Gerechtshof Arnhem-Leeuwarden, 16-11-2021, ECLI:NL:GHARL:2021:10708, 19/00130
Gerechtshof Arnhem-Leeuwarden, 16-11-2021, ECLI:NL:GHARL:2021:10708, 19/00130
Gegevens
- Instantie
- Gerechtshof Arnhem-Leeuwarden
- Datum uitspraak
- 16 november 2021
- Datum publicatie
- 22 november 2021
- ECLI
- ECLI:NL:GHARL:2021:10708
- Formele relaties
- Cassatie: ECLI:NL:HR:2022:1662
- Zaaknummer
- 19/00130
Inhoudsindicatie
BPM. Vermindering (afschrijving).
Uitspraak
locatie Arnhem
nummer 19/00130
uitspraakdatum: 16 november 2021
Uitspraak van de eenentwintigste enkelvoudige belastingkamer
op het hoger beroep van
[belanghebbende] te [woonplaats] (hierna: belanghebbende)
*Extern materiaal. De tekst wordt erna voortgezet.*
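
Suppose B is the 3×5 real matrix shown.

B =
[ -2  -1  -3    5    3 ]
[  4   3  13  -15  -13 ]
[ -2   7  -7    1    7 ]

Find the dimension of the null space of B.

Row reduce to echelon form.
R2 ← R2 + (2)·R1: [0, 1, 7, -5, -7]
R3 ← R3 − R1: [0, 8, -4, -4, 4]
R3 ← R3 − (8)·R2: [0, 0, -60, 36, 60]
3 nonzero rows, so rank(B) = 3.
B has 5 columns; by rank–nullity, nullity = 5 − 3 = 2.

2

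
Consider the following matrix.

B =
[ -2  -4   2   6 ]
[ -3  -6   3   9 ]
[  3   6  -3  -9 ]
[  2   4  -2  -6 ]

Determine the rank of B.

1

Row reduce to echelon form.
R2 ← R2 − (3/2)·R1: [0, 0, 0, 0]
R3 ← R3 + (3/2)·R1: [0, 0, 0, 0]
R4 ← R4 + R1: [0, 0, 0, 0]
Echelon form has 1 nonzero row, so rank(B) = 1.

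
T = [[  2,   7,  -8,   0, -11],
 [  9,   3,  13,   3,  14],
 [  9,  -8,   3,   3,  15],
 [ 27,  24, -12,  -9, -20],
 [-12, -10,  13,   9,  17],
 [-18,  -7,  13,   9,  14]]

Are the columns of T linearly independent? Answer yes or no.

Row reduce T to echelon form.
R2 ← R2 − (9/2)·R1: [0, -57/2, 49, 3, 127/2]
R3 ← R3 − (9/2)·R1: [0, -79/2, 39, 3, 129/2]
R4 ← R4 − (27/2)·R1: [0, -141/2, 96, -9, 257/2]
R5 ← R5 + (6)·R1: [0, 32, -35, 9, -49]
R6 ← R6 + (9)·R1: [0, 56, -59, 9, -85]
R3 ← R3 − (79/57)·R2: [0, 0, -1648/57, -22/19, -1340/57]
R4 ← R4 − (47/19)·R2: [0, 0, -479/19, -312/19, -543/19]
R5 ← R5 + (64/57)·R2: [0, 0, 1141/57, 235/19, 1271/57]
R6 ← R6 + (112/57)·R2: [0, 0, 2125/57, 283/19, 2267/57]
R4 ← R4 − (1437/1648)·R3: [0, 0, 0, -12699/824, -3329/412]
R5 ← R5 + (1141/1648)·R3: [0, 0, 0, 9531/824, 2481/412]
R6 ← R6 + (2125/1648)·R3: [0, 0, 0, 11043/824, 3897/412]
R5 ← R5 + (1059/1411)·R4: [0, 0, 0, 0, -60/1411]
R6 ← R6 + (1227/1411)·R4: [0, 0, 0, 0, 3432/1411]
R6 ← R6 + (286/5)·R5: [0, 0, 0, 0, 0]
5 pivots among 5 columns.
Every column is a pivot column, so the columns are linearly independent.

yes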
tegen de uitspraak van de rechtbank Gelderland van 31 december 2018, nummer AWB 18/765, in het geding tussen belanghebbende en
de inspecteur van de Belastingdienst/ Centrale administratieve processen (hierna: de Inspecteur)
de Staat der Nederlanden (de Minister van Justitie en Veiligheid; hierna: de Minister).
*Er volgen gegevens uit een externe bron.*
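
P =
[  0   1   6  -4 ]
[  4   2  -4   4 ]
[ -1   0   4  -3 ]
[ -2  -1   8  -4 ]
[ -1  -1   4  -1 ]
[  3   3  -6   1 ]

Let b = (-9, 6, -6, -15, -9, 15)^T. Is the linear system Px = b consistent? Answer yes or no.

yes

Row reduce the augmented matrix [P | b].
Swap R1 ↔ R2
R3 ← R3 + (1/4)·R1: [0, 1/2, 3, -2, -9/2]
R4 ← R4 + (1/2)·R1: [0, 0, 6, -2, -12]
R5 ← R5 + (1/4)·R1: [0, -1/2, 3, 0, -15/2]
R6 ← R6 − (3/4)·R1: [0, 3/2, -3, -2, 21/2]
R3 ← R3 − (1/2)·R2: [0, 0, 0, 0, 0]
R5 ← R5 + (1/2)·R2: [0, 0, 6, -2, -12]
R6 ← R6 − (3/2)·R2: [0, 0, -12, 4, 24]
Swap R3 ↔ R4
R5 ← R5 − R3: [0, 0, 0, 0, 0]
R6 ← R6 + (2)·R3: [0, 0, 0, 0, 0]
The echelon form has 3 nonzero rows, and every pivot lies in the first 4 columns, so rank(P) = rank([P|b]) = 3.
The system is consistent.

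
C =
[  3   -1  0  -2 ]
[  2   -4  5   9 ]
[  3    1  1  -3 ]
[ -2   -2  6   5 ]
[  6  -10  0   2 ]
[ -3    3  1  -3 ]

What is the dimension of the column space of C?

Row reduce to echelon form.
R2 ← R2 − (2/3)·R1: [0, -10/3, 5, 31/3]
R3 ← R3 − R1: [0, 2, 1, -1]
R4 ← R4 + (2/3)·R1: [0, -8/3, 6, 11/3]
R5 ← R5 − (2)·R1: [0, -8, 0, 6]
R6 ← R6 + R1: [0, 2, 1, -5]
R3 ← R3 + (3/5)·R2: [0, 0, 4, 26/5]
R4 ← R4 − (4/5)·R2: [0, 0, 2, -23/5]
R5 ← R5 − (12/5)·R2: [0, 0, -12, -94/5]
R6 ← R6 + (3/5)·R2: [0, 0, 4, 6/5]
R4 ← R4 − (1/2)·R3: [0, 0, 0, -36/5]
R5 ← R5 + (3)·R3: [0, 0, 0, -16/5]
R6 ← R6 − R3: [0, 0, 0, -4]
R5 ← R5 − (4/9)·R4: [0, 0, 0, 0]
R6 ← R6 − (5/9)·R4: [0, 0, 0, 0]
Echelon form has 4 nonzero rows, so rank(C) = 4.
The column space has dimension equal to the rank: 4.

4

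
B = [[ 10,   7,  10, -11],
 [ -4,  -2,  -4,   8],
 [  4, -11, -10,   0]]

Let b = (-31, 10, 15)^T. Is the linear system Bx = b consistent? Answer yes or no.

yes

Row reduce the augmented matrix [B | b].
R2 ← R2 + (2/5)·R1: [0, 4/5, 0, 18/5, -12/5]
R3 ← R3 − (2/5)·R1: [0, -69/5, -14, 22/5, 137/5]
R3 ← R3 + (69/4)·R2: [0, 0, -14, 133/2, -14]
The echelon form has 3 nonzero rows, and every pivot lies in the first 4 columns, so rank(B) = rank([B|b]) = 3.
The system is consistent.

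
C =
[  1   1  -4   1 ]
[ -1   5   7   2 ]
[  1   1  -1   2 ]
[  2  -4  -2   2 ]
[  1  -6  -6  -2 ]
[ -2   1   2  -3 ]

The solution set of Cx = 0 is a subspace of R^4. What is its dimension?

1

Row reduce to echelon form.
R2 ← R2 + R1: [0, 6, 3, 3]
R3 ← R3 − R1: [0, 0, 3, 1]
R4 ← R4 − (2)·R1: [0, -6, 6, 0]
R5 ← R5 − R1: [0, -7, -2, -3]
R6 ← R6 + (2)·R1: [0, 3, -6, -1]
R4 ← R4 + R2: [0, 0, 9, 3]
R5 ← R5 + (7/6)·R2: [0, 0, 3/2, 1/2]
R6 ← R6 − (1/2)·R2: [0, 0, -15/2, -5/2]
R4 ← R4 − (3)·R3: [0, 0, 0, 0]
R5 ← R5 − (1/2)·R3: [0, 0, 0, 0]
R6 ← R6 + (5/2)·R3: [0, 0, 0, 0]
3 nonzero rows, so rank(C) = 3.
C has 4 columns; by rank–nullity, nullity = 4 − 3 = 1.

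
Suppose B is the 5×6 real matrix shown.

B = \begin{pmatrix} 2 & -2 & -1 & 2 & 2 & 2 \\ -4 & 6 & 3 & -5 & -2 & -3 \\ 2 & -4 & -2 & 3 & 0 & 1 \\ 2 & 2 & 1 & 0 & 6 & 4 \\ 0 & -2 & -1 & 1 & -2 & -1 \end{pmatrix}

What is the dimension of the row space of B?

2

Row reduce to echelon form.
R2 ← R2 + (2)·R1: [0, 2, 1, -1, 2, 1]
R3 ← R3 − R1: [0, -2, -1, 1, -2, -1]
R4 ← R4 − R1: [0, 4, 2, -2, 4, 2]
R3 ← R3 + R2: [0, 0, 0, 0, 0, 0]
R4 ← R4 − (2)·R2: [0, 0, 0, 0, 0, 0]
R5 ← R5 + R2: [0, 0, 0, 0, 0, 0]
Echelon form has 2 nonzero rows, so rank(B) = 2.
The row space has dimension equal to the rank: 2.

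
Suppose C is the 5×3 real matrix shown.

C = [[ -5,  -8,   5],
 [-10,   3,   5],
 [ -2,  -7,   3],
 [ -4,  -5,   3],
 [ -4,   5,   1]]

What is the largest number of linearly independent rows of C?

Row reduce to echelon form.
R2 ← R2 − (2)·R1: [0, 19, -5]
R3 ← R3 − (2/5)·R1: [0, -19/5, 1]
R4 ← R4 − (4/5)·R1: [0, 7/5, -1]
R5 ← R5 − (4/5)·R1: [0, 57/5, -3]
R3 ← R3 + (1/5)·R2: [0, 0, 0]
R4 ← R4 − (7/95)·R2: [0, 0, -12/19]
R5 ← R5 − (3/5)·R2: [0, 0, 0]
Swap R3 ↔ R4
Echelon form has 3 nonzero rows, so rank(C) = 3.
The rank gives the maximum number of linearly independent rows: 3.

3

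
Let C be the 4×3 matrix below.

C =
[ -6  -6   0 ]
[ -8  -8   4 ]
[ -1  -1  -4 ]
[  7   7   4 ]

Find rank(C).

Row reduce to echelon form.
R2 ← R2 − (4/3)·R1: [0, 0, 4]
R3 ← R3 − (1/6)·R1: [0, 0, -4]
R4 ← R4 + (7/6)·R1: [0, 0, 4]
R3 ← R3 + R2: [0, 0, 0]
R4 ← R4 − R2: [0, 0, 0]
Echelon form has 2 nonzero rows, so rank(C) = 2.

2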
1 Ontstaan en loop van het geding
Aan belanghebbende is een naheffingsaanslag in de belasting van personenauto’s en motorrijwielen (hierna: bpm) opgelegd.
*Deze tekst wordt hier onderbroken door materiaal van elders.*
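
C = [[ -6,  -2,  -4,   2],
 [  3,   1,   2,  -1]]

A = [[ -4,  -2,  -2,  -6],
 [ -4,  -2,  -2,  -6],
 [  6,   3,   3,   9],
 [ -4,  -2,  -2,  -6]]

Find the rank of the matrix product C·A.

0

First compute CA:
[[  0,   0,   0,   0],
 [  0,   0,   0,   0]]
Now row reduce the product.
0 nonzero rows, so rank(CA) = 0.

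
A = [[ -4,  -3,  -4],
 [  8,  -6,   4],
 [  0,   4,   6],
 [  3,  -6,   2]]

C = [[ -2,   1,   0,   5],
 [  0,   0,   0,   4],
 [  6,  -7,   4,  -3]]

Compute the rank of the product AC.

3

First compute AC:
[[-16,  24, -16, -20],
 [  8, -20,  16,   4],
 [ 36, -42,  24,  -2],
 [  6, -11,   8, -15]]
Now row reduce the product.
R2 ← R2 + (1/2)·R1: [0, -8, 8, -6]
R3 ← R3 + (9/4)·R1: [0, 12, -12, -47]
R4 ← R4 + (3/8)·R1: [0, -2, 2, -45/2]
R3 ← R3 + (3/2)·R2: [0, 0, 0, -56]
R4 ← R4 − (1/4)·R2: [0, 0, 0, -21]
R4 ← R4 − (3/8)·R3: [0, 0, 0, 0]
3 nonzero rows, so rank(AC) = 3.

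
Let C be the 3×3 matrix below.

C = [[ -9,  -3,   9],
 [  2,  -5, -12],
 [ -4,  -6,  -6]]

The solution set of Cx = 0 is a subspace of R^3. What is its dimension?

0

Row reduce to echelon form.
R2 ← R2 + (2/9)·R1: [0, -17/3, -10]
R3 ← R3 − (4/9)·R1: [0, -14/3, -10]
R3 ← R3 − (14/17)·R2: [0, 0, -30/17]
3 nonzero rows, so rank(C) = 3.
C has 3 columns; by rank–nullity, nullity = 3 − 3 = 0.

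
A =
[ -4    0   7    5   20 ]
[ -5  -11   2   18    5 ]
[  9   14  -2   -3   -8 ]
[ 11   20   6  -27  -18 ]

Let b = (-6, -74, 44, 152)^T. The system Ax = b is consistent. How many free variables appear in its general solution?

1

Row reduce the augmented matrix [A | b].
R2 ← R2 − (5/4)·R1: [0, -11, -27/4, 47/4, -20, -133/2]
R3 ← R3 + (9/4)·R1: [0, 14, 55/4, 33/4, 37, 61/2]
R4 ← R4 + (11/4)·R1: [0, 20, 101/4, -53/4, 37, 271/2]
R3 ← R3 + (14/11)·R2: [0, 0, 227/44, 1021/44, 127/11, -1191/22]
R4 ← R4 + (20/11)·R2: [0, 0, 571/44, 357/44, 7/11, 321/22]
R4 ← R4 − (571/227)·R3: [0, 0, 0, -11408/227, -6448/227, 34224/227]
The echelon form has 4 nonzero rows, and every pivot lies in the first 5 columns, so rank(A) = rank([A|b]) = 4.
The system is consistent.
Free variables = (unknowns) − (rank) = 5 − 4 = 1.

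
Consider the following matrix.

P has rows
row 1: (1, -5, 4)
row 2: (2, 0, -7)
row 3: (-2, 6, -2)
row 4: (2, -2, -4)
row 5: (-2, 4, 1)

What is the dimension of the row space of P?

2

Row reduce to echelon form.
R2 ← R2 − (2)·R1: [0, 10, -15]
R3 ← R3 + (2)·R1: [0, -4, 6]
R4 ← R4 − (2)·R1: [0, 8, -12]
R5 ← R5 + (2)·R1: [0, -6, 9]
R3 ← R3 + (2/5)·R2: [0, 0, 0]
R4 ← R4 − (4/5)·R2: [0, 0, 0]
R5 ← R5 + (3/5)·R2: [0, 0, 0]
Echelon form has 2 nonzero rows, so rank(P) = 2.
The row space has dimension equal to the rank: 2.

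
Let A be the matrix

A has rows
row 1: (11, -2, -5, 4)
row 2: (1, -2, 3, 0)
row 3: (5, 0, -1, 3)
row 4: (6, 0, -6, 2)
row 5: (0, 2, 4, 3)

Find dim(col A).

Row reduce to echelon form.
R2 ← R2 − (1/11)·R1: [0, -20/11, 38/11, -4/11]
R3 ← R3 − (5/11)·R1: [0, 10/11, 14/11, 13/11]
R4 ← R4 − (6/11)·R1: [0, 12/11, -36/11, -2/11]
R3 ← R3 + (1/2)·R2: [0, 0, 3, 1]
R4 ← R4 + (3/5)·R2: [0, 0, -6/5, -2/5]
R5 ← R5 + (11/10)·R2: [0, 0, 39/5, 13/5]
R4 ← R4 + (2/5)·R3: [0, 0, 0, 0]
R5 ← R5 − (13/5)·R3: [0, 0, 0, 0]
Echelon form has 3 nonzero rows, so rank(A) = 3.
The column space has dimension equal to the rank: 3.

3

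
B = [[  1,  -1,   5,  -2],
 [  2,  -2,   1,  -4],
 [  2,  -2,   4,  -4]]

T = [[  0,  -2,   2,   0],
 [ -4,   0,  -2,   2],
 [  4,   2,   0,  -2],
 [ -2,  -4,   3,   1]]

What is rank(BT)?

2

First compute BT:
[[ 28,  16,  -2, -14],
 [ 20,  14,  -4, -10],
 [ 32,  20,  -4, -16]]
Now row reduce the product.
R2 ← R2 − (5/7)·R1: [0, 18/7, -18/7, 0]
R3 ← R3 − (8/7)·R1: [0, 12/7, -12/7, 0]
R3 ← R3 − (2/3)·R2: [0, 0, 0, 0]
2 nonzero rows, so rank(BT) = 2.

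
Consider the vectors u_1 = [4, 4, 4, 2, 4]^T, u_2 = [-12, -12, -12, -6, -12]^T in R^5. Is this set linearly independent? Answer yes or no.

Form the matrix with these vectors as rows and row reduce.
R2 ← R2 + (3)·R1: [0, 0, 0, 0, 0]
1 nonzero row, so the 2 vectors span a space of dimension 1.
Since 1 < 2, the vectors are linearly dependent.

no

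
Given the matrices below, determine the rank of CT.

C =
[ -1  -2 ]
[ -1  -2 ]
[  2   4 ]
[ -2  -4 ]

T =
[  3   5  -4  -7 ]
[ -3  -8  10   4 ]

First compute CT:
[[  3,  11, -16,  -1],
 [  3,  11, -16,  -1],
 [ -6, -22,  32,   2],
 [  6,  22, -32,  -2]]
Now row reduce the product.
R2 ← R2 − R1: [0, 0, 0, 0]
R3 ← R3 + (2)·R1: [0, 0, 0, 0]
R4 ← R4 − (2)·R1: [0, 0, 0, 0]
1 nonzero row, so rank(CT) = 1.

1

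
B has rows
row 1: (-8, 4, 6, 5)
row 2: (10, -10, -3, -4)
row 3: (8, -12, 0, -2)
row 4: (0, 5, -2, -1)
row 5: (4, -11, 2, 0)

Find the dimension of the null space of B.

Row reduce to echelon form.
R2 ← R2 + (5/4)·R1: [0, -5, 9/2, 9/4]
R3 ← R3 + R1: [0, -8, 6, 3]
R5 ← R5 + (1/2)·R1: [0, -9, 5, 5/2]
R3 ← R3 − (8/5)·R2: [0, 0, -6/5, -3/5]
R4 ← R4 + R2: [0, 0, 5/2, 5/4]
R5 ← R5 − (9/5)·R2: [0, 0, -31/10, -31/20]
R4 ← R4 + (25/12)·R3: [0, 0, 0, 0]
R5 ← R5 − (31/12)·R3: [0, 0, 0, 0]
3 nonzero rows, so rank(B) = 3.
B has 4 columns; by rank–nullity, nullity = 4 − 3 = 1.

1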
De Inspecteur heeft bij uitspraak op bezwaar het bezwaar ongegrond verklaard.
Belanghebbende is tegen die uitspraak in beroep gekomen bij de rechtbank Gelderland (hierna: de Rechtbank). De Rechtbank heeft het beroep ongegrond verklaard.
Belanghebbende heeft tegen de uitspraak van de Rechtbank hoger beroep ingesteld.
Bij tussenuitspraak van 19 januari 2021 heeft het Hof de gemachtigde van belanghebbende [naam1] (en [naam2] BV) in deze procedure geweigerd.
Het Hof heeft belanghebbende in de gelegenheid gesteld een nieuwe gemachtigde aan te wijzen. Belanghebbende heeft van deze mogelijkheid gebruik gemaakt.
Het onderzoek ter zitting heeft via beeldbellen plaatsgevonden op 25 juni 2021. Daarbij zijn verschenen en gehoord gemachtigde van belanghebbende [naam3] (hierna: gemachtigde), alsmede namens de Inspecteur [naam4] , bijgestaan door [naam5] . Van de zitting is een proces-verbaal opgemaakt, dat aan deze uitspraak is gehecht.
2 Vaststaande feiten
Belanghebbende heeft voor een gebruikte kampeerauto van het merk FIAT Ducato 35 2.3 MultiJet L3H2 (hierna: de kampeerauto) met een kilometerstand van 65.832 km op 3 mei 2016 aangifte voor de bpm gedaan naar een bedrag van € 3.673, dit bedrag op 17 mei 2016 voldaan. De datum van eerste toelating is 25 maart 2013.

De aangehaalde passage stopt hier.